In this study, we develop a highly flexible and lightweight electromagnetic interference shielding (EMIS) nanocomposite film based on electrochemically exfoliated graphenes (EEGs), employing a brick-and-mortar structure. A T-shaped conjugated surfactant is synthesized to effectively exfoliate and disperse the aggregated EEGs in the solvent and matrix. The resulting nanocomposite film exhibits well-aligned and tightly bound conductive multilayered nanostructures due to the synergetic interactions of its brick-and-mortar components. The EMIS film, with a thickness of approximately 100 μm, exhibits outstanding mechanical properties, including a tensile strength of 20.7 MPa and Young’s modulus of 1.15 GPa. Notably, it demonstrates exceptional folding reliability by withstanding over 100000 folding/unfolding cycles, which surpasses the performance of previously reported foldable EMIS films.
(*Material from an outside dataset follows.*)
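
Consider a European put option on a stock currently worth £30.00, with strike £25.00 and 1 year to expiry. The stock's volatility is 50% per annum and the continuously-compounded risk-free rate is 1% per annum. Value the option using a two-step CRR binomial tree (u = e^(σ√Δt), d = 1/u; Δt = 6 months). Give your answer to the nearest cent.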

In addition, the well-ordered conductive multilayers composed of the EEGs contribute to the excellent EMIS performance that exceeds 30 dB in the X-band frequency range, effectively blocking more than 99.9% of electromagnetic waves within this range. These results are ascribed to the well-developed supramolecular brick-and-mortar nanostructure, which originates from the synergistic effects of complex interfacial interactions, including π-π, ionic, and hydrogen-bonding interactions. This study also proposes a mechanism that explains the remarkable mechanical properties and significantly enhanced folding reliability of the developed EMIS film.